No one was ‘in control’ of me. This shattered my perception of hypnosis, but at the same time comforted me. “This feels like meditation” I concluded. “I could stand up and walk out of the room any time I choose”. “All this hype about hypnosis is wrong”. Then the strangest thing happened to me.
I could hear Maurice counting “Eight, nine, ten, and fully wide awake, fully wide awake” as my mind seemed to be lifted back to reality. With my blinking eyes I scanned my hazy vision around the room at the other students, who were also looking around the room with their glazed expressions. I noticed my hands felt a little cold. After a few seconds I managed to re orientate myself back to reality, and I looked at the clock. 15 minutes had passed, but it only seemed like 5 – weird! I felt somehow calmer and more relaxed than I probably had ever felt in my whole life. Nothing weird or ‘magical’ had happened, but it worked, I felt calm and relaxed. I felt great!
As I drove the 20 miles journey back home at the end of the session, I had plenty of time to recap on the days’ events. I realised that I had walked into the college with a warped perception of hypnosis. A perception that was shaped and distorted by the stage shows that I had seen, the snippets of scare mongering that I had read in the press, and those old grainy black and white films that show a hypnotist taking control of people’s minds with the ‘mesmer stare’. I couldn’t believe that I had fallen for it. I couldn’t believe that I actually believed that you could control someone’s mind with a few carefully chosen words. It doesn’t make sense. Bank robbers would do it, advertisers would do it, and everyone would be doing it. What a fool I had been all these years!

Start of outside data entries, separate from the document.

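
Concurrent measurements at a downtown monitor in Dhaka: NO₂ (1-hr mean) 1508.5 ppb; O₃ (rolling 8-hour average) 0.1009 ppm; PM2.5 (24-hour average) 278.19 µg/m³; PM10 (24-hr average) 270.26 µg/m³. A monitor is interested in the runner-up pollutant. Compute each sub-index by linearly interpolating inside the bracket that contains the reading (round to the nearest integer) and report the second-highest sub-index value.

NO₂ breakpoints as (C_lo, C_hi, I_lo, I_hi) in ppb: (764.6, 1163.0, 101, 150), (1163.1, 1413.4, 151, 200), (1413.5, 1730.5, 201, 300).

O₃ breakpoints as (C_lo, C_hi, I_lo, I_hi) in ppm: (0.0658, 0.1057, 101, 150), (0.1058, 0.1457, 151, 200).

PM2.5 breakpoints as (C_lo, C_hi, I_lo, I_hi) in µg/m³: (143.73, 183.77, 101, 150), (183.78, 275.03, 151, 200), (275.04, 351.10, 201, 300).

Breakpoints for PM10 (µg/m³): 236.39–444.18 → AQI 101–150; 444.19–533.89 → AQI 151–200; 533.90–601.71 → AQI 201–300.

205

NO₂: row 1413.5–1730.5 (AQI 201–300). (300−201)·(1508.5−1413.5)/(1730.5−1413.5) + 201 = 99·95.0/317.0 + 201 ≈ 230.67 → 231.
O₃: 0.1009 ∈ [0.0658, 0.1057] ↔ index [101, 150].
101 + (0.1009−0.0658)·(150−101)/(0.1057−0.0658) = 101 + 0.0351·49/0.0399 ≈ 144.11, so AQI = 144.
PM2.5: 278.19 lies in 275.04–351.10, so I_lo=201, I_hi=300, C_lo=275.04, C_hi=351.10.
(300−201)/(351.10−275.04) × (278.19−275.04) + 201 = 99/76.06 × 3.15 + 201 ≈ 205.10 → 205.
PM10: row 236.39–444.18 (AQI 101–150). (150−101)·(270.26−236.39)/(444.18−236.39) + 101 = 49·33.87/207.79 + 101 ≈ 108.99 → 109.
Sub-indices: NO₂→231, O₃→144, PM2.5→205, PM10→109. Ranked high→low: 231, 205, 144, 109. Second-highest sub-index = 205.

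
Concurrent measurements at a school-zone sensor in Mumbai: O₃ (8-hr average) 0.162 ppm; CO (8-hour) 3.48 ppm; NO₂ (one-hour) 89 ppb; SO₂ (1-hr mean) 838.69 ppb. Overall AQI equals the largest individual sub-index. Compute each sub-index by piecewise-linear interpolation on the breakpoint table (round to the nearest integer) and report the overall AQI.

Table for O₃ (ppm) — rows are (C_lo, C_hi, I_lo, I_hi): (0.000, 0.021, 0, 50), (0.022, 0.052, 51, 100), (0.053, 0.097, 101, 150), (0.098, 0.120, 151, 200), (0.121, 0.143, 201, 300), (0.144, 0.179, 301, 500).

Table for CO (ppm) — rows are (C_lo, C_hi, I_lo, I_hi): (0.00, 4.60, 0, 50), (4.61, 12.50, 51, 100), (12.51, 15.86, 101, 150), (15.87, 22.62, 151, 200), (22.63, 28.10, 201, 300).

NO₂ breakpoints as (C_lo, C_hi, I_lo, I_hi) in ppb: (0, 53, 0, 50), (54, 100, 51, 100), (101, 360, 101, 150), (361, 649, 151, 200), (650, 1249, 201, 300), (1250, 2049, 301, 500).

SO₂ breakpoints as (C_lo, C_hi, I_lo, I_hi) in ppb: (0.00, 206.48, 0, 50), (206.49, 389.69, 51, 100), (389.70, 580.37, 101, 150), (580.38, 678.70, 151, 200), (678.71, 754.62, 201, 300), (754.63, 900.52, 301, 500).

O₃: 0.162 lies in 0.144–0.179, so I_lo=301, I_hi=500, C_lo=0.144, C_hi=0.179.
(500−301)/(0.179−0.144) × (0.162−0.144) + 301 = 199/0.035 × 0.018 + 301 ≈ 403.34 → 403.
CO: 3.48 lies in 0.00–4.60, so I_lo=0, I_hi=50, C_lo=0.00, C_hi=4.60.
(50−0)/(4.60−0.00) × (3.48−0.00) + 0 = 50/4.60 × 3.48 + 0 ≈ 37.83 → 38.
NO₂: row 54–100 (AQI 51–100). (100−51)·(89−54)/(100−54) + 51 = 49·35/46 + 51 ≈ 88.28 → 88.
SO₂ 838.69: bracket 754.63–900.52 → index 301–500; slope 199/145.89, offset 84.06.
AQI = 301 + 199/145.89·84.06 ≈ 415.66 ⇒ 416.
Sub-indices: O₃→403, CO→38, NO₂→88, SO₂→416. Overall AQI = max = 416; dominant pollutant is SO₂.

416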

By the end of that day I realised that clinical hypnotherapy was not about power or control. It was about relaxing the mind and helping people make the changes that they wanted to make. Working WITH the subject, rather than against them. That is the real power, and that is the real magic of hypnosis.
I also learnt that most people naturally go into hypnotic states several times per day. When you are deeply engrossed in a book or a film, you are experiencing a hypnotic trance. Many people slip into a hypnotic trance when driving. They can drive for many miles without consciously thinking, without even realising that they are driving! You drivers out there will know what I am talking about. If any emergency occurs when driving in this state, you can immediately snap out of it and take the appropriate action. So you have all actually experienced a trance many times, and so you do have some idea already how it feels. It isn’t all that strange, magical or mysterious; it is calming, relaxing and very pleasant.
Although everyone’s experience of hypnosis will be personal and slightly different, I hope I have managed to get across some of what hypnotherapy feels like. I hope I have put the minds at ease of those of you who are considering hypnosis as a therapeutic option. A hypnotic trance is simply a naturally relaxed state of mind, which almost everyone can achieve at some level. You are still you, and you are still fully in control. Enjoy!